Il est difficile de prévoir jusqu'où s'ouvrira la porte en Belgique, car l’accord de gouvernement maintient l’interdiction des contrats sur appel. Pourtant, cette interdiction est en réalité déjà en place car c’est précisément la règle du 1/3 temps, qui empêche aujourd’hui les contrats sur appel – à l’exception des flexi-jobs. L'accord de gouvernement entend-il à la fois maintenir et supprimer cette règle? Le Employment Rights Bill 2024 britannique, actuellement en attente d’une troisième lecture à la Chambre des communes, impose aux employeurs de garantir un nombre d’heures de travail par trimestre. La directive européenne relative à des conditions de travail transparentes et prévisibles exige depuis 2019 que tous les Etats membres adoptent des mesures contre les abus liés aux contrats zéro heure. En Belgique, cette exigence est aujourd’hui couverte par la règle du 1/3- temps. Si cette règle venait à disparaître, une nouvelle disposition anti-abus devra impérativement la remplacer.

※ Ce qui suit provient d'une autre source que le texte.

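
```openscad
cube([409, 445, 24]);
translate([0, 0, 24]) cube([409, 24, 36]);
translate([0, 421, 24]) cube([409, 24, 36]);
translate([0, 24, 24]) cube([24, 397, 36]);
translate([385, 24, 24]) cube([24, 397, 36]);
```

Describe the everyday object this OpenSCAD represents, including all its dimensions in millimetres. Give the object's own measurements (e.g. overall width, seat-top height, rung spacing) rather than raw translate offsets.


An open-topped rectangular box: outside dimensions 409×445×60 mm, with a uniform wall and base thickness of 24 mm. The base is a full 409×445 slab on the floor; four walls sit on top of the base. The front and back walls (the −y and +y sides) span the full width; the two side walls fit between them.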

En attendant, l’accord de gouvernement prévoit également une réforme de notre système de sécurité sociale, axée sur des emplois supérieurs à un mi-temps. Les travailleurs cumulant plusieurs emplois inférieurs à 1/3-temps, même pour plusieurs employeurs, risquent d’avoir beaucoup de mal à atteindre les 156 jours travaillés requis. Dans certains cas, ils n’acquerront par conséquent aucun droit. La discrimination de ce groupe cible dans la sécurité sociale sera un fameux casse-tête pour la Cour constitutionnelle et/ou la Cour de justice. 
 
La fragmentation du marché du travail due à la généralisation des flexi-jobs sera de toute façon un problème pour les prochains gouvernements. Espérons que le gouvernement et le parlement actuels éviteront d’aggraver la situation avec des contrats sur appel.  Car la limitation du chômage dans le temps menace aussi de pousser un groupe de demandeurs d’emploi vers ce type de contrats hyper-flexibles qui ne permettent pas d’acquérir un revenu suffisamment stable.